UPDATE: „Zeitungsverleger beraten über Vorgehen gegen Apple – Dringlichkeitssitzung am Dienstag“
Wie der Focus Berichtet, plant der Verband deutscher Zeitungsverleger BDZV am kommenden Dienstag eine Dringlichkeitssitzung, um ein gemeinsames Vorgehen gehen Apple zu beraten.
Apple verlangt, dass alle Inhalte-Abos über Apps über den iTunes Store vorgenommen werden müssen. Dies hat zur Folge, dass Apple nicht nur an der App 30% verdient, sondern auch am Abo-Preis eine Provision von 30% erzielt. So viel zum Thema, Apple rettet die Zeitungsbranche…

Laut der Zeitung „de Volkskrant“ untersagt Apple den Verlagen, ihren Abonnenten einen kostenlosen Zugang zur iPad Ausgabe zu gewähren. So sind die Zeitungen ab dem 1. April gezwungen, auch ihren Print Abonnenten Geld für die iPad Ausgabe abzuknöpfen – wenn sie das nicht sowieso schon tun.
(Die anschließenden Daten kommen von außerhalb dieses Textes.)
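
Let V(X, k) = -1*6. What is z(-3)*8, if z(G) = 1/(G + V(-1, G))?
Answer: -8/9 ≈ -0.88889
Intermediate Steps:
V(X, k) = -6
z(G) = 1/(-6 + G) (z(G) = 1/(G - 6) = 1/(-6 + G))
z(-3)*8 = 8/(-6 - 3) = 8/(-9) = -⅑*8 = -8/9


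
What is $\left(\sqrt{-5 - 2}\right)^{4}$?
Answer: $49$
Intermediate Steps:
$\left(\sqrt{-5 - 2}\right)^{4} = \left(\sqrt{-7}\right)^{4} = \left(i \sqrt{7}\right)^{4} = 49$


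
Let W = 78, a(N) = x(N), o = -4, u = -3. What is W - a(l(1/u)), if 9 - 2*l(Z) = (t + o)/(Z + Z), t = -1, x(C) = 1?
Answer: 77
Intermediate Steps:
l(Z) = 9/2 + 5/(4*Z) (l(Z) = 9/2 - (-1 - 4)/(2*(Z + Z)) = 9/2 - (-5)/(2*(2*Z)) = 9/2 - (-5)*1/(2*Z)/2 = 9/2 - (-5)/(4*Z) = 9/2 + 5/(4*Z))
a(N) = 1
W - a(l(1/u)) = 78 - 1*1 = 78 - 1 = 77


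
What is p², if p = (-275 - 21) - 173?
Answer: 219961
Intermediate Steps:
p = -469 (p = -296 - 173 = -469)
p² = (-469)² = 219961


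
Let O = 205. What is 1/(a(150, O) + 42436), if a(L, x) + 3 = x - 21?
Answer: 1/42617 ≈ 2.3465e-5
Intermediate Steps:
a(L, x) = -24 + x (a(L, x) = -3 + (x - 21) = -3 + (-21 + x) = -24 + x)
1/(a(150, O) + 42436) = 1/((-24 + 205) + 42436) = 1/(181 + 42436) = 1/42617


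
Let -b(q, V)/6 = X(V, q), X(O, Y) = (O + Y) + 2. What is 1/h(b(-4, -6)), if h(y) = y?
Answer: 1/48 ≈ 0.020833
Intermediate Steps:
X(O, Y) = 2 + O + Y
b(q, V) = -12 - 6*V - 6*q (b(q, V) = -6*(2 + V + q) = -12 - 6*V - 6*q)
1/h(b(-4, -6)) = 1/(-12 - 6*(-6) - 6*(-4)) = 1/(-12 + 36 + 24) = 1/48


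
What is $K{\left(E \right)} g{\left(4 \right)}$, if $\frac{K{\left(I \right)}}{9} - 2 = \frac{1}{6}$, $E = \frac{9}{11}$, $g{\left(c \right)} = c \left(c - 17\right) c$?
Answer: $-4056$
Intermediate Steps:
$g{\left(c \right)} = c^{2} \left(-17 + c\right)$ ($g{\left(c \right)} = c \left(-17 + c\right) c = c^{2} \left(-17 + c\right)$)
$E = \frac{9}{11}$ ($E = 9 \cdot \frac{1}{11} = \frac{9}{11} \approx 0.81818$)
$K{\left(I \right)} = \frac{39}{2}$ ($K{\left(I \right)} = 18 + \frac{9}{6} = 18 + 9 \cdot \frac{1}{6} = 18 + \frac{3}{2} = \frac{39}{2}$)
$K{\left(E \right)} g{\left(4 \right)} = \frac{39 \cdot 4^{2} \left(-17 + 4\right)}{2} = \frac{39 \cdot 16 \left(-13\right)}{2} = \frac{39}{2} \left(-208\right) = -4056$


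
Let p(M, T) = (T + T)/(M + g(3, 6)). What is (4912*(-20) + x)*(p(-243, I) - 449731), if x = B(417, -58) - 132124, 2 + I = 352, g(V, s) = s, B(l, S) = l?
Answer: 8169782900603/79 ≈ 1.0342e+11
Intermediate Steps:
I = 350 (I = -2 + 352 = 350)
p(M, T) = 2*T/(6 + M) (p(M, T) = (T + T)/(M + 6) = (2*T)/(6 + M) = 2*T/(6 + M))
x = -131707 (x = 417 - 132124 = -131707)
(4912*(-20) + x)*(p(-243, I) - 449731) = (4912*(-20) - 131707)*(2*350/(6 - 243) - 449731) = (-98240 - 131707)*(2*350/(-237) - 449731) = -229947*(2*350*(-1/237) - 449731) = -229947*(-700/237 - 449731) = -229947*(-106586947/237) = 8169782900603/79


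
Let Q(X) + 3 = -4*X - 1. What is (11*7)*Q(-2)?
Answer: 308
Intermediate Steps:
Q(X) = -4 - 4*X (Q(X) = -3 + (-4*X - 1) = -3 + (-1 - 4*X) = -4 - 4*X)
(11*7)*Q(-2) = (11*7)*(-4 - 4*(-2)) = 77*(-4 + 8) = 77*4 = 308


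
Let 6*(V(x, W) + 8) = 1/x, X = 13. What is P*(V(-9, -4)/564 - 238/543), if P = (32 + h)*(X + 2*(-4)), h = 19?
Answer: -212036665/1837512 ≈ -115.39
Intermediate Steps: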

Damit wird Apples Dominanz als momentan einziger erstnzunehmender Vertriebskanal für Content auf Tablets sehr deutlich. Hintergrund ist, dass Apple mit 30% am Umsatz im App Store beteiligt ist, und daher sehr daran interessiert ist, dass möglichst viele Apps kostenplflichtig angeboten werden. Hier sind die Zeitungs-Abos besonders attraktiv, da hier nicht nur ein einmaliger Umsatz pro App, sondern ein monatlicher Umsatz für das Abo, generiert wird.